Transactional DDL Did you ever want to be able to recover from changes to your schema that were made by mistake? Postgres has the ability to do this through what's called transactional DDL (Data Definition Language). Using the logs, you can easily recover from even very large changes. You might think that this is true for all databases, but it just isn't.
Unlogged Tables
Postgres allows you to create a table without the WAL (Write Ahead Log) overhead, effectively making them unlogged (what the NoSQL world calls non-durable). This speeds up the response times for table writes and updates by effectively letting the DBA prioritize data and designate some as OK to lose if the system fails.
CTE
Writeable Common Table Expressions allows INSERT, UPDATE and DELETE statements to be executed in the WITH clause of an SQL statement. This dramatically reduces the amount and complexity of code and time needed to perform some common tasks like creating an Order record with multiple Line Item records at the same time, performing an UPSERT operation (if the record exists just update it and if it doesn't exist then INSERT it), or archiving and deleting data at the same time.
Query XML Data
Many organizations are working with a lot of XML data these days. If you are in this position, you should take a look at Postgres' XML features, which allow users to query XML data. Using Postgres, you can directly query XML data stored in the database and extract elements from the data stored in your database.
Replication
For many years, Postgres did not have a built-in replication solution, greatly limiting the environments where it could be used. However, progress over the last few years has been rapid. Postgres 9.0, released in 2010, allowed changes to be streamed from the master to standby servers in real time, eliminating the multi-minute replication delays characteristic of prior releases. It also allowed standby servers to service read-only queries, opening up many new possibilities for load balancing. In 2011, Postgres 9.1 added synchronous replication, a critical feature for preservation of very high-value data. In 2012, Postgres 9.2 added cascading replication, so that a standby database can in turn replicate to other standbys, reducing load on the master and allowing more flexible network topologies. Postgres 9.3, released in September 2013, speeds up standby promotion and simplifies remastering. This fast failover feature to replication makes the promotion of a replica to a master much faster for organizations with stringent uptime requirements. Future releases promise to continue the rapid pace of development in this area.
Authentication
One of the challenges that teams face when deploying any service is making sure that the service supports the organizational authentication that's in use. While Postgres may not support every type of authentication imaginable, it certainly comes close. Current Postgres releases supports 12 authentication systems.

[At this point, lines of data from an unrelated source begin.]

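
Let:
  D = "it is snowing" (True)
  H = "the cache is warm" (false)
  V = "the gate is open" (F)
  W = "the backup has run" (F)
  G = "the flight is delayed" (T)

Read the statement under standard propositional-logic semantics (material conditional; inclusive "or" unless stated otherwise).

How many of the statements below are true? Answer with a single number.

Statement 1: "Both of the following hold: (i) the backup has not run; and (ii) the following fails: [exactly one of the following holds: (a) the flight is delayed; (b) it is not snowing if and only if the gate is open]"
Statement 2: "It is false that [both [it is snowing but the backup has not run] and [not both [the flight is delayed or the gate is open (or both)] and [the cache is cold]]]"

2

Statement 1: Formalization: ¬W ∧ ¬(G ⊕ (¬D ↔ V))

¬W = ¬F = T
¬D = ¬T = F
¬D ↔ V = F ↔ F = T
G ⊕ (¬D ↔ V) = T ⊕ T = F
¬(G ⊕ (¬D ↔ V)) = ¬F = T
¬W ∧ ¬(G ⊕ (¬D ↔ V)) = T ∧ T = T
Thus Statement 1 is true.

Statement 2: Parsed as ¬((D ∧ ¬W) ∧ ((G ∨ V) ↑ ¬H))

¬W = ¬F = T
D ∧ ¬W = T ∧ T = T
G ∨ V = T ∨ F = T
¬H = ¬F = T
(G ∨ V) ↑ ¬H = T ↑ T = F
(D ∧ ¬W) ∧ ((G ∨ V) ↑ ¬H) = T ∧ F = F
¬((D ∧ ¬W) ∧ ((G ∨ V) ↑ ¬H)) = ¬F = T
So Statement 2 is true.

Count: 2.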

SQL/MED and Foreign Data Wrappers
Last but not least, Postgres supports SQL/MED (SQL Management of External Data) and has foreign data wrappers (FDWs), which enables users to integrate structured and unstructured data with Postgres – a bridge between the world of structured data and unstructured data. That is a unique capability that allows enterprises to leverage the strength of relational and unstructured data systems, without having to compromise. There are FDWs available for Postgres, Oracle, MySQL, ODBC, JDBC, CouchDB, MongoDB, Redis, Neo4j, JSON, flat files, LDAP, Twitter and more.
It was hard to stop at TOAST and 10 cool things. Note how I cleverly inserted an 11th into the usual top 10 format (12 if you count the extensibility framework that allows anyone to build extensions for Postgres)!
It’s a fabulous time to be connected with Postgres, and the ranks of Postgres lovers are growing every day.
Marc Linster is senior vice president, products and services at EnterpriseDB.